The small intestines from Zip4 ^{intest KO} mice were harvested on d8 after initiation of the knockout. (A) Paraffin sections were processed for IHC using antibodies against antigens specific to the secretory cell lineages (PC: Paneth cell lysozyme, GC: Goblet cell mucin 2 and EEC: Enteroendocrine cell chromogranin A). Brown color indicates positive immunostaining and the black arrows demarcate these cell types. (B) Left hand panels are lower magnification views of sections shown in (A). Panels on the right are paraffin sections stained with hematoxylin and eosin (top right), processed for IHC using an antibody against mouse fatty acid binding protein (Fabp2) which is enterocyte-specific (middle right) or antibody against mouse Sox9 which is expressed in stem cells and Paneth cells (lower right). These results were reproduced in multiple sections from 4 Zip4 ^{intest KO} mice (sections from 2 mice are shown), none of which had detectable Zip4 mRNA in the intestine.

Figure 6. Proper development of the secretory and absorptive cell lineages in the small intestine is rapidly restored in Zip4 ^{intest KO} mice fed CQ/Zn.

The small intestines from Zip4 ^{intest KO} mice were harvested on d13 after initiation of the knockout and starting CQ/Zn on d8. Sections from these mice which did not have detectable Zip4 mRNA were examined. (A: left hand panels) Paraffin sections were processed for IHC using antibodies against antigens specific to the secretory cell lineages (PC: Paneth cell lysozyme; GC: Goblet cell mucin 2; and EEC: Enteroendocrine cell chromogranin A). Brown color indicates positive immunostaining. (A: Right hand panels) Paraffin sections were stained with hematoxylin and eosin (top right), processed for IHC using an antibody against mouse fatty acid binding protein (Fabp2) which is enterocyte specific (middle right) or antibody against mouse Sox9 which is expressed in stem cells and Paneth cells (lower right). These results were reproduced in multiple sections from 4 Zip4 ^{intest KO} mice and the results were indistinguishable from those obtained using sections from control mice treated similarly. (B) Northern blot detection of Zip5 mRNA in the intestine from Zip4 ^{intest KO} mice on d8 and or d13 fed CQ/Zn. ZIP5 is a basolateral zinc transporter that is most abundant in the crypts but is also detectable on villus enterocytes .

Figure 7. ICP-MS quantification of essential metals in Zip4 ^{intest KO} mice before and after feeding CQ/Zn.

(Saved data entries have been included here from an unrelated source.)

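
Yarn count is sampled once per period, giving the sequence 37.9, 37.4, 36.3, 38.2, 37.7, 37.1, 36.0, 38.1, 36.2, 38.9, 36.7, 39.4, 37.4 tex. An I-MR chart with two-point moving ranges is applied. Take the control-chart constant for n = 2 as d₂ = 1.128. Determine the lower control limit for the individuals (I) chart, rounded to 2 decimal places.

33.21

X̄ = (37.9 + 37.4 + 36.3 + 38.2 + 37.7 + 37.1 + 36.0 + 38.1 + 36.2 + 38.9 + 36.7 + 39.4 + 37.4) / 13 = 37.4846
Moving ranges: 0.5, 1.1, 1.9, 0.5, 0.6, 1.1, 2.1, 1.9, 2.7, 2.2, 2.7, 2.0; M̄R̄ = 19.3000 / 12 = 1.6083
LCL = X̄ − 3·M̄R̄/d₂ = 37.4846 − 3 × 1.6083 / 1.128 = 33.2071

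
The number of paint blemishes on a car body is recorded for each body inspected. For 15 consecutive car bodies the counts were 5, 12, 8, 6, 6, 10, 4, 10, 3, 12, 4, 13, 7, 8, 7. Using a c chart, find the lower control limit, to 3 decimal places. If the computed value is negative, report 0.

c̄ = (5 + 12 + 8 + 6 + 6 + 10 + 4 + 10 + 3 + 12 + 4 + 13 + 7 + 8 + 7) / 15 = 115 / 15 = 7.6667
LCL = c̄ − 3√c̄ = 7.6667 − 3 × 2.7689 = -0.6400 → 0 (cannot be negative)

0.000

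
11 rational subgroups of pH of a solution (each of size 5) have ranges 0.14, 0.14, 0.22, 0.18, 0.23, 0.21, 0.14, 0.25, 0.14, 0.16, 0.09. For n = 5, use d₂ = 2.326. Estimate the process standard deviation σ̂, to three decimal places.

0.074

R̄ = (0.14 + 0.14 + 0.22 + 0.18 + 0.23 + 0.21 + 0.14 + 0.25 + 0.14 + 0.16 + 0.09) / 11 = 0.1727
σ̂ = R̄ / d₂ = 0.1727 / 2.326 = 0.0743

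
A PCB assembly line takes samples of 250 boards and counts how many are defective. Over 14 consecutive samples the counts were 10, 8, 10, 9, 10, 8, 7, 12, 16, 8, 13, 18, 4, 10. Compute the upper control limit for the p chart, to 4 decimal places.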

The small intestine, liver and pancreas from Zip4 ^{intest KO} mice were harvested on d8 after initiation of the knockout and on d13 and d20 after starting CQ/Zn on d8 (3 to 5 mice per group). Only data that showed significant changes are presented. Concentrations (ppm) for liver zinc (A), iron (B), copper (C), manganese (D), and magnesium (E), and intestine iron (F), were normalize to sulfur concentrations (ppm). Individual tissue samples were analyzed by ICP-MS for multiple elements including these essential metals. Data are expressed as metal/sulfur ratio ± S.E.M. Statistical significance was determined using the Unpaired T-test (two-tailed). Values were considered different if P<0.05. *indicates P<0.05; **indicates P<0.01; ***indicates P<0.001. Our previous studies showed that iron, copper and manganese accumulate in the liver when Zip4 is knocked out in the intestine whereas iron is reduced in the intestine . The symbol (>) on the Y-axes indicates approximate metal/sulfur ratios found in control mice.